Au moins Les Amis de la Terre sont-ils capables de réviser leur posture, et il faut noter leur démission. Un geste inimaginable pour leurs homologues de France Nature Environnement (FNE), fédération financée en large partie par le ministère de l’Ecologie. Et qui le lui rend bien en jouant servilement son rôle à la tribune de la CNDP et contre les opposants à la manipulation. Ainsi Francis Meneu, le président de la Frapna-Isère, adhérente de FNE, écrivait-il à Pièces et Main d’œuvre au lendemain de l’annulation du pseudo-débat de Grenoble le 1er décembre :

"En tant que Président de la FRAPNA-Isère, je tiens à vous indiquer que votre attitude est incompatible avec la définition que notre Fédération a de la libre expression démocratique des pensées et des idées dans un pays comme le nôtre et s’apparente à du fascisme.
Il n’y a que vous pour vous réjouir de cet échec qui discrédite totalement votre mode d’expression."

La FRAPNA vous savez ? Ce sont ces "écologistes" à gages qui ont soutenu la construction d’un méga-stade de foot au milieu du parc Paul Mistral au cœur de Grenoble et la candidature de la Ville aux Jeux Olympiques de 2018, et qui aujourd’hui laissent leur bailleur de fonds, le Conseil général de l’Isère, saccager la forêt des Chambarans pour y implanter un Center Parcs.

L’expertise contre la politique

Non seulement Les Amis de la Terre ont servi de caution, mais ils auront de surcroît accepté l’humiliation du face-à-face avec les plus arrogants des nano-carriéristes, comme en témoigne cet extrait de la réunion de Toulouse (disponible sur le site de la CNDP-Nanos) :

 "M. Vieu (chercheur au CNRS/Laas) : (…) refuser la connaissance, c’est ouvrir les portes à l’ignorance, à toutes les dérives et les manipulations possibles derrière. Quand vous dites qu’on va en balancer partout (NDR : des nanoparticules), d’où tirez-vous cette information ? Qui vous a dit cela ?
 Mme Frayssinet (Les Amis de la Terre) : des pneus avec des tubes de carbone, leur usure fait que…Vous avez déjà des nanoparticules sur les murs ou sur les ciments. Je ne fais que lire ce qui est écrit…
 M. Vieu : la matière sous forme nanoparticulaires est utilisée depuis plusieurs siècles autour de vous.
 Mme Frayssinet : le problème c’est qu’on va le faire à une échelle telle…
 M. Vieu : on vous explique que l’on va mieux comprendre de quoi est faite cette matière et quels seront ses effets. Vous refusez cette compréhension-là. C’est étrange comme position."
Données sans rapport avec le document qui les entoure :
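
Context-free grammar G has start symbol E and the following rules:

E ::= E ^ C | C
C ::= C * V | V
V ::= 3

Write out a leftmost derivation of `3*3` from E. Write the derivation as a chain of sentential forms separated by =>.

E => C   [E ::= C]
C => C*V   [C ::= C * V]
C*V => V*V   [C ::= V]
V*V => 3*V   [V ::= 3]
3*V => 3*3   [V ::= 3]

E => C => C*V => V*V => 3*V => 3*3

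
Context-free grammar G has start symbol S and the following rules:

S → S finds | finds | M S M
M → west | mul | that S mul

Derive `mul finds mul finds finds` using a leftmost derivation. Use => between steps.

S => S finds   [S → S finds]
S finds => S finds finds   [S → S finds]
S finds finds => M S M finds finds   [S → M S M]
M S M finds finds => mul S M finds finds   [M → mul]
mul S M finds finds => mul finds M finds finds   [S → finds]
mul finds M finds finds => mul finds mul finds finds   [M → mul]

S => S finds => S finds finds => M S M finds finds => mul S M finds finds => mul finds M finds finds => mul finds mul finds finds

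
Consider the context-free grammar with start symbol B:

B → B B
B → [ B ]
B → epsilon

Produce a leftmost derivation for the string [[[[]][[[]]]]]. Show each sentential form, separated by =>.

B => [B] => [[B]] => [[BB]] => [[[B]B]] => [[[[B]]B]] => [[[[]]B]] => [[[[]][B]]] => [[[[]][[B]]]] => [[[[]][[[B]]]]] => [[[[]][[[]]]]]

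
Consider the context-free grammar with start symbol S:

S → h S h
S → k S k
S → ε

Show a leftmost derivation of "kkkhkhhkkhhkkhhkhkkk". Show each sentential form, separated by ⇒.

S ⇒ kSk   [S → k S k]
kSk ⇒ kkSkk   [S → k S k]
kkSkk ⇒ kkkSkkk   [S → k S k]
kkkSkkk ⇒ kkkhShkkk   [S → h S h]
kkkhShkkk ⇒ kkkhkSkhkkk   [S → k S k]
kkkhkSkhkkk ⇒ kkkhkhShkhkkk   [S → h S h]
kkkhkhShkhkkk ⇒ kkkhkhhShhkhkkk   [S → h S h]
kkkhkhhShhkhkkk ⇒ kkkhkhhkSkhhkhkkk   [S → k S k]
kkkhkhhkSkhhkhkkk ⇒ kkkhkhhkkSkkhhkhkkk   [S → k S k]
kkkhkhhkkSkkhhkhkkk ⇒ kkkhkhhkkhShkkhhkhkkk   [S → h S h]
kkkhkhhkkhShkkhhkhkkk ⇒ kkkhkhhkkhhkkhhkhkkk   [S → ε]

S⇒kSk⇒kkSkk⇒kkkSkkk⇒kkkhShkkk⇒kkkhkSkhkkk⇒kkkhkhShkhkkk⇒kkkhkhhShhkhkkk⇒kkkhkhhkSkhhkhkkk⇒kkkhkhhkkSkkhhkhkkk⇒kkkhkhhkkhShkkhhkhkkk⇒kkkhkhhkkhhkkhhkhkkk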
Voilà ce qui arrive à s’abaisser au niveau de l’expert.

Les nanotechnologies ne sont pas un projet technologique, mais politique, qui vise à "révolutionner nos vies". Non seulement les experts ne sont pas plus compétents que quiconque pour décider de nos vies, mais ils doivent être évacués d’un débat dans lequel ils ont trop d’intérêt pour être légitimes.

Pour l’anecdote, c’est à Toulouse même, il y a tout juste un an, lors d’une réunion organisée par les Amis de la Terre et Rose Frayssinet, que Pièces et Main d’œuvre avait désespérément tenté de prévenir ces associatifs contre toute participation aux divers dispositifs d’acceptabilité. Mais comme chacun sait, ces "écologistes réalistes" se croient toujours plus fins et "efficaces" que les "jusquauboutistes". Quoi que nous soyons tout sauf flatteurs, cette leçon vaut bien un fromage* (on peut l’adresser à PMO – Chez les Bas Côtés, 59 rue Nicolas Chorier, 38000 Grenoble).
Mais cette leçon infligée par la réalité ne sera pas mieux retenue que les précédentes par les associations écolo, qui se précipiteront à la première convocation participative et technique pour occuper à nouveau leur fauteuil de faire-valoir.